Special Courts Failing to Prosecute War Crimes
June 9, 2006
The cases before the court so far involve ordinary crimes like theft and receiving stolen goods, which don’t begin to reflect the massive scale of destruction in Darfur. The Sudanese government must do more than pay lip service to the idea of justice.
Sara Darehshori, Senior Counsel of the International Justice Program

(New York) - The courts established by the Sudanese government to deal with the widespread crimes in Darfur have failed to provide justice to victims of war crimes committed since early 2003, Human Rights Watch said in a briefing paper released today.
 
On June 6, 2005, the Office of the Prosecutor for the International Criminal Court (ICC) announced it had opened an investigation into the events in Darfur. The next day Sudan's chief justice announced the establishment of the Special Criminal Courts on the Events in Darfur (SCCED), telling the Sudanese media that the court was "considered a substitute to the international criminal court."  
 
"The cases before the court so far involve ordinary crimes like theft and receiving stolen goods, which don't begin to reflect the massive scale of destruction in Darfur," said Sara Darehshori, senior counsel to the International Justice Program at Human Rights Watch and author of the briefing paper. "The Sudanese government must do more than pay lip service to the idea of justice."  
 
Since early 2003, tens of thousands of civilians have been assaulted, raped and killed, hundreds of villages destroyed and approximately 2 million people forcibly displaced by the conflict. Human Rights Watch is aware of only 13 cases that have been brought before the new special court to date. The cases have involved low-ranking individuals accused of relatively minor offences. No senior commanders or superiors have been charged for their part in the atrocities.  
 
In its 31-page briefing paper, Human Rights Watch examines the first year of the special court's operations, and sets out the major roadblocks to the prosecution of war crimes in Darfur.
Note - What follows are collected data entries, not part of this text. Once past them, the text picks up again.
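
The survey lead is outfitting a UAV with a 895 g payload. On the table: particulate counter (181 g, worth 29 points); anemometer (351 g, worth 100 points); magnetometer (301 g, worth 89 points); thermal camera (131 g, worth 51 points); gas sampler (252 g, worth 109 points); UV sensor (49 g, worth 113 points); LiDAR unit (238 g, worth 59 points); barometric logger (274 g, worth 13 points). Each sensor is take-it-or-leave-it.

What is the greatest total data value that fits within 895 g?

Taking the top-ratio sensors first gives magnetometer + thermal camera + gas sampler + UV sensor for 362 (733 g).
Replace magnetometer and thermal camera with anemometer + LiDAR unit: the trade gains 19 net, giving 381 at 890 g.
Every other selection either busts 895 g or fails to beat 381.

381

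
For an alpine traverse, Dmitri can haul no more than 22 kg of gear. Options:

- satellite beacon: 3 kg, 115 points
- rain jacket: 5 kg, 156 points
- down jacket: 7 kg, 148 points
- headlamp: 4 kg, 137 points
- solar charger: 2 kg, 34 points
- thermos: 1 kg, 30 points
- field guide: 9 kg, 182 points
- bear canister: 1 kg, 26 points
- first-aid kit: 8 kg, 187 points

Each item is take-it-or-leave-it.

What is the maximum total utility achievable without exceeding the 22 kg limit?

Density check — satellite beacon 38.33, headlamp 34.25, rain jacket 31.20 are the best per kg.
The ratio ordering already packs tightly: satellite beacon + rain jacket + headlamp + thermos + bear canister + first-aid kit, 22 kg, 651.

651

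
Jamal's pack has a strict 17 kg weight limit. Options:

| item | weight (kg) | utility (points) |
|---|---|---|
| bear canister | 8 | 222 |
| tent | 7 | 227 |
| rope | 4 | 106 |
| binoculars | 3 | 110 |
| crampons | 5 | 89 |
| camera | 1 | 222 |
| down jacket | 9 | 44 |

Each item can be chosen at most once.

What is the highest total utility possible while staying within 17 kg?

A density-first pass picks tent + rope + binoculars + camera — 665 at 15 kg.
Replace rope and binoculars with bear canister: the trade gains 6 net, giving 671 at 16 kg.
Runner-up tent + rope + binoculars + camera tops out at 665.

671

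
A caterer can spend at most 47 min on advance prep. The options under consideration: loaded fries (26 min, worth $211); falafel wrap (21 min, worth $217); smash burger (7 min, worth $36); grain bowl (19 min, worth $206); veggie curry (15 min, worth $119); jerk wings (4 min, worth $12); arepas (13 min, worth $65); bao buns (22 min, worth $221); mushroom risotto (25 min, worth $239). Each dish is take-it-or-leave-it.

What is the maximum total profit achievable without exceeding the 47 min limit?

Taking the top-ratio dishes first gives falafel wrap + smash burger + grain bowl for 459 (47 min).
But bao buns + mushroom risotto fits in 47 min and reaches 460.

460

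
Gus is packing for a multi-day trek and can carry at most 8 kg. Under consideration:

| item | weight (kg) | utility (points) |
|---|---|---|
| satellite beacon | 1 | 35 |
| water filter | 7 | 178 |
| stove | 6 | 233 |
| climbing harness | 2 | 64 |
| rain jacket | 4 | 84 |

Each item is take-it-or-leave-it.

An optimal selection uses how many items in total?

2

Optimal total is 297.
stove + climbing harness hits 297 at 8 kg.
Any selection reaching 297 contains exactly 2 items.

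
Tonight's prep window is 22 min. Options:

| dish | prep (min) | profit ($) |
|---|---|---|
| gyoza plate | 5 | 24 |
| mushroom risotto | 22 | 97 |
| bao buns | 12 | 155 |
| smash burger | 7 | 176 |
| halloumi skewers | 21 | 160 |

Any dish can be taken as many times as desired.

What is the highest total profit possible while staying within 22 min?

Ranking by ratio (profit/min): smash burger 25.14, bao buns 12.92, halloumi skewers 7.62.
3×smash burger uses 21 of the 22 min and totals 528.
Every other selection either busts 22 min or fails to beat 528.

528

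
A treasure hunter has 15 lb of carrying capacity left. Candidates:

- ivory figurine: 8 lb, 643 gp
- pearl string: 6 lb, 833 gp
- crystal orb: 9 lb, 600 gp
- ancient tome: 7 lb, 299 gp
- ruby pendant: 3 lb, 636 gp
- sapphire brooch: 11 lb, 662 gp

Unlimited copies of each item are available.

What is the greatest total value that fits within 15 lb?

Best packing: 5×ruby pendant — 15 lb, 3180 total.

3180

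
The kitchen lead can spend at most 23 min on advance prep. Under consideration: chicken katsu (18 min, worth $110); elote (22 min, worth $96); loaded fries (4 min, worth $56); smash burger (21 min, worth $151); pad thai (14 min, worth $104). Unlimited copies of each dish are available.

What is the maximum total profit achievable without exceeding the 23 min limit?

Taking 5×loaded fries: 20 min used, 280 in profit.
Nothing else within 23 min beats 280.

280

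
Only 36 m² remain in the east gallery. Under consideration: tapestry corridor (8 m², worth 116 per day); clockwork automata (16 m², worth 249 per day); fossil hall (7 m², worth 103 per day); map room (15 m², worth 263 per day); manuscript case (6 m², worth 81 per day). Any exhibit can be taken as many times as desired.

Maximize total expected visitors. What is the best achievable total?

Density check — map room 17.53, clockwork automata 15.56, fossil hall 14.71, tapestry corridor 14.50 are the best per m².
The ratio ordering already packs tightly: 2×map room + manuscript case, 36 m², 607.
Nothing else within 36 m² beats 607.

607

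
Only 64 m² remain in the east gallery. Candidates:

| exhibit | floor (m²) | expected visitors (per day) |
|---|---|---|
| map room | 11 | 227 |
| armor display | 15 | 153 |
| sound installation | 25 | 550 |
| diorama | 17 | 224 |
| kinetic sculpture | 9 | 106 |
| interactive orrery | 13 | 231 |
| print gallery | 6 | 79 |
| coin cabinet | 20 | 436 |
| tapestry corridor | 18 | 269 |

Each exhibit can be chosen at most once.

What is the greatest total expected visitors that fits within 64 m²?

1296

Ranking by ratio (expected visitors/m²): sound installation 22.00, coin cabinet 21.80, map room 20.64.
A density-first pass picks map room + sound installation + print gallery + coin cabinet — 1292 at 62 m².
Replace map room with interactive orrery: the trade gains 4 net, giving 1296 at 64 m².
An exhaustive check of the 512 subsets confirms 1296.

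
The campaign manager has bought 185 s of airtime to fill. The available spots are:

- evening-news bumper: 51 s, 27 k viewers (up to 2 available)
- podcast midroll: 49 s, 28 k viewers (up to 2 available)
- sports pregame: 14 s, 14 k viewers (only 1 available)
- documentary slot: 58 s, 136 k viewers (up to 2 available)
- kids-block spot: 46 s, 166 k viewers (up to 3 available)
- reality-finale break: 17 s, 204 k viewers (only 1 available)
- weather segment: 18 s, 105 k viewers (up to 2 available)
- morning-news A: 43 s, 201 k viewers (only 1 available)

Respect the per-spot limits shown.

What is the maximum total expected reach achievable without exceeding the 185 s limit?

856

Density check — reality-finale break 12.00, weather segment 5.83, morning-news A 4.67 are the best per s.
The ratio heuristic lands on sports pregame + kids-block spot + reality-finale break + 2×weather segment + morning-news A (795) but leaves 29 s idle.
Replace weather segment with kids-block spot: the trade gains 61 net, giving 856 at 184 s.
Every other selection either busts 185 s or exceeds an availability limit or fails to beat 856.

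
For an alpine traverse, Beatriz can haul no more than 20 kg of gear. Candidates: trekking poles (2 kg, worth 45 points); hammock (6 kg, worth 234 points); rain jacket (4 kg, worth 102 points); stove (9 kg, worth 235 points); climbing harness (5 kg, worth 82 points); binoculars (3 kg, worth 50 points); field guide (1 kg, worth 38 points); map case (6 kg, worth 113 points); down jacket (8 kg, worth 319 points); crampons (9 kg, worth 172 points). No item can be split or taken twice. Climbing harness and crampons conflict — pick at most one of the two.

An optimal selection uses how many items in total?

Best achievable utility is 700.
For example trekking poles + hammock + rain jacket + down jacket achieves it, using 20 kg.
All optima have 4 items.

4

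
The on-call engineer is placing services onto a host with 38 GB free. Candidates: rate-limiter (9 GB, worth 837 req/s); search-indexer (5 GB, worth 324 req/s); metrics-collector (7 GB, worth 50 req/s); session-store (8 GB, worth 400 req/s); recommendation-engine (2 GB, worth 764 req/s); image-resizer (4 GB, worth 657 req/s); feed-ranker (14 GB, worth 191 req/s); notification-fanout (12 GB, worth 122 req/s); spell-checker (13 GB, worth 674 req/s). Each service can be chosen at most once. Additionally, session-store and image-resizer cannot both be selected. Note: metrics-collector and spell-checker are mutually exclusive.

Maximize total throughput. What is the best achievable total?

3256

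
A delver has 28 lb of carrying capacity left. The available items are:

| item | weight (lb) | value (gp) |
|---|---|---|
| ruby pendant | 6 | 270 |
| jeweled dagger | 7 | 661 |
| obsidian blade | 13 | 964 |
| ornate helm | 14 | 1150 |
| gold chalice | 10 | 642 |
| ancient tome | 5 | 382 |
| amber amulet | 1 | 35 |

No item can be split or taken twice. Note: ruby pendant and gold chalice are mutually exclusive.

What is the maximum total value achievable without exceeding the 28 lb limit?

Jeweled dagger + ornate helm + ancient tome + amber amulet uses 27 of the 28 lb and totals 2228.
The spare 1 lb is too small for any remaining item, and no feasible exchange beats 2228.

2228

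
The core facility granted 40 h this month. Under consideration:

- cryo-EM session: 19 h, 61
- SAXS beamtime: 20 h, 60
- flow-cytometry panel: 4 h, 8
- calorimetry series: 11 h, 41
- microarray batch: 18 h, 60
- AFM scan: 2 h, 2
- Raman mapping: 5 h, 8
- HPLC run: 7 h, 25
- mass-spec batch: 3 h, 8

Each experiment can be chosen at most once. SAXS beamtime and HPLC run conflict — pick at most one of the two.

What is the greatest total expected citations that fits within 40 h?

By expected citations per h: calorimetry series 3.73, HPLC run 3.57, microarray batch 3.33 lead.
Greedy by ratio would take calorimetry series + microarray batch + HPLC run + mass-spec batch: 39 h used, total 134.
Replace microarray batch with cryo-EM session: the trade gains 1 net, giving 135 at 40 h.

135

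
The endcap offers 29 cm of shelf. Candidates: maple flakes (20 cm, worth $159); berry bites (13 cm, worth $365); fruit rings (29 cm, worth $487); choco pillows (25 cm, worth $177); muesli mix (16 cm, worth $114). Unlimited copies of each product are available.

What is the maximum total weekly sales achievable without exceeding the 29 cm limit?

Taking 2×berry bites: 26 cm used, 730 in weekly sales.

730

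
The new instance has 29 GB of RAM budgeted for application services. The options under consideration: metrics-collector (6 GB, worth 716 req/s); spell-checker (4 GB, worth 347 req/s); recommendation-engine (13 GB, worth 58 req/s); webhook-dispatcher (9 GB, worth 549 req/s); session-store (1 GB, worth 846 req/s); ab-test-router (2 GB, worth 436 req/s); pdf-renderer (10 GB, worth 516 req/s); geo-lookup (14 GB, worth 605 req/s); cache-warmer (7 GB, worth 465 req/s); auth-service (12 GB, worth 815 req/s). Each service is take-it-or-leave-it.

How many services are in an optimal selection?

Best achievable throughput is 3359.
One optimal bundle: metrics-collector + spell-checker + webhook-dispatcher + session-store + ab-test-router + cache-warmer (29 GB).
Any selection reaching 3359 contains exactly 6 services.

6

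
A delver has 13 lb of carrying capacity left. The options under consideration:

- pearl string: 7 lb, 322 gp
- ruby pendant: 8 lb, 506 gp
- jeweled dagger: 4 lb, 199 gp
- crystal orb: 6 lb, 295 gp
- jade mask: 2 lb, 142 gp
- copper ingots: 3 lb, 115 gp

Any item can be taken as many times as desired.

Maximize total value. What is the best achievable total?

852

Taking 6×jade mask: 12 lb used, 852 in value.
Every other selection either busts 13 lb or fails to beat 852.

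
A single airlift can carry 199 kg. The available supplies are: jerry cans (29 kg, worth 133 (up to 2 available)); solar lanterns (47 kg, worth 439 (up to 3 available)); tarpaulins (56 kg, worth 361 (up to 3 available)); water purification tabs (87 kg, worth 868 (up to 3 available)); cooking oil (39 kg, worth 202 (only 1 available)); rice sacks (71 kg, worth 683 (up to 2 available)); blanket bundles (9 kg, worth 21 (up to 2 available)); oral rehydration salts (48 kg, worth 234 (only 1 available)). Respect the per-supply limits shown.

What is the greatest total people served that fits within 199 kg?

1826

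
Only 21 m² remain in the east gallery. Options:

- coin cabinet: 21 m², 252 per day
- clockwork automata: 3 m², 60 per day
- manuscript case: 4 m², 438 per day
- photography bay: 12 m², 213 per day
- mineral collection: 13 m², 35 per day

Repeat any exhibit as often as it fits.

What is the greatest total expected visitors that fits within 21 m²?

Density check — manuscript case 109.50, clockwork automata 20.00, photography bay 17.75 are the best per m².
The ratio ordering already packs tightly: 5×manuscript case, 20 m², 2190.
Nothing else within 21 m² beats 2190.

2190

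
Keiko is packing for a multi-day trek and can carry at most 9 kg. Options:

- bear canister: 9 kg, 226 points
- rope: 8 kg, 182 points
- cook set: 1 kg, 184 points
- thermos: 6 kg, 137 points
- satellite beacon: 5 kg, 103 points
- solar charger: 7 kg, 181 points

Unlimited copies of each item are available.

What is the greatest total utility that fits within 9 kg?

By utility per kg: cook set 184.00, solar charger 25.86, bear canister 25.11 lead.
9×cook set uses 9 of the 9 kg and totals 1656.

1656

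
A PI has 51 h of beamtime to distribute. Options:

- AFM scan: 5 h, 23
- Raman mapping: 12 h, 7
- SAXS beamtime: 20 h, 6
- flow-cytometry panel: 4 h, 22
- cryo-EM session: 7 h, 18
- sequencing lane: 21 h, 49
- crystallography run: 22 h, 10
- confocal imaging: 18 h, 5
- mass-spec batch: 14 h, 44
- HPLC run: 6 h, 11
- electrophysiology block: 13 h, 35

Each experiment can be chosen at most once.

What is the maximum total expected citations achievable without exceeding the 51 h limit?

By expected citations per h: flow-cytometry panel 5.50, AFM scan 4.60, mass-spec batch 3.14 lead.
A density-first pass picks AFM scan + flow-cytometry panel + cryo-EM session + mass-spec batch + HPLC run + electrophysiology block — 153 at 49 h.
The 19 h tied up in HPLC run and electrophysiology block is better spent on sequencing lane — total rises to 156 (51 h).
Every other selection either busts 51 h or fails to beat 156.

156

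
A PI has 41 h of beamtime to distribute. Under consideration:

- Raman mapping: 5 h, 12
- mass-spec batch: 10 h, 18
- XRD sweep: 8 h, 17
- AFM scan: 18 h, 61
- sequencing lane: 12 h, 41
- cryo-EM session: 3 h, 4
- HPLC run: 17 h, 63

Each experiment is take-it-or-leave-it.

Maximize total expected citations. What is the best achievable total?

136

Ranking by ratio (expected citations/h): HPLC run 3.71, sequencing lane 3.42, AFM scan 3.39.
Taking the top-ratio experiments first gives Raman mapping + sequencing lane + cryo-EM session + HPLC run for 120 (37 h).
Dropping sequencing lane and cryo-EM session frees 15 h; slotting in AFM scan (18 h) lifts the total to 136 at 40 h.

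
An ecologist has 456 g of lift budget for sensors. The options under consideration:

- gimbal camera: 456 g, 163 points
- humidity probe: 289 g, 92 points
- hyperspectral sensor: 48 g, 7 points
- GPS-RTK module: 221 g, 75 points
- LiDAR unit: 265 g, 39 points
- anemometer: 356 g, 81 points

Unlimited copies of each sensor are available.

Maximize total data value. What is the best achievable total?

Best packing: gimbal camera — 456 g, 163 total.
Nothing else within 456 g beats 163.

163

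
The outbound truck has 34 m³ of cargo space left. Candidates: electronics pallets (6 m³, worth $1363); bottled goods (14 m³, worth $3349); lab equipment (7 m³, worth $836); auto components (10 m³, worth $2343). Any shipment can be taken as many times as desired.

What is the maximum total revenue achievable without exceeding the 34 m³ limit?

8061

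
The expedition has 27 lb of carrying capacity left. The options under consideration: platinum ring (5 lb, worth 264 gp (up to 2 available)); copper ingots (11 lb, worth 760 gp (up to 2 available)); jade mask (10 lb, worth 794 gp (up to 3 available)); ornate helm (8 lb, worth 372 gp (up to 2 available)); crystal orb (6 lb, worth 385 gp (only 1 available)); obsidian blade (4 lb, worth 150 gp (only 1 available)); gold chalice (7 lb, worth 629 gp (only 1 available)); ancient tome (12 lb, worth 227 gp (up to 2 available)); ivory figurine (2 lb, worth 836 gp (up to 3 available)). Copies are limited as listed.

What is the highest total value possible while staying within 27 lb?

4096

A density-first pass picks jade mask + obsidian blade + gold chalice + 3×ivory figurine — 4081 at 27 lb.
Replace obsidian blade and gold chalice with jade mask: the trade gains 15 net, giving 4096 at 26 lb.
That's the maximum — no swap from here does better than 4096.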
These include:  
 

  • A lack of clarity in Sudanese law on which war crimes and crimes against humanity can be prosecuted;
  • Absence of a legal basis to hold commanders accountable on the basis of "command responsibility" for crimes they may have failed to prevent or punish;  
  • Provisions granting immunity from prosecution to members of the armed forces, national security agencies and police that create potential obstacles to successful prosecution;
  • The incorporation of many of the "Janjaweed" militia into the Popular Defense Force, special police forces and other paramilitary groups, possibly enabling them to invoke immunity to avoid prosecution;
  • Failure to investigate complaints by victims; and
  • Victims - particularly those of gender-based sexual violence - often being harassed and sometimes threatened with arrest or prosecution themselves when they go to the police.

 
"The 13 cases brought so far are an insult to the victims," said Darehshori. "The failure of the justice system in Darfur makes ICC prosecutions all the more important. Khartoum must now cooperate fully with the ICC investigations."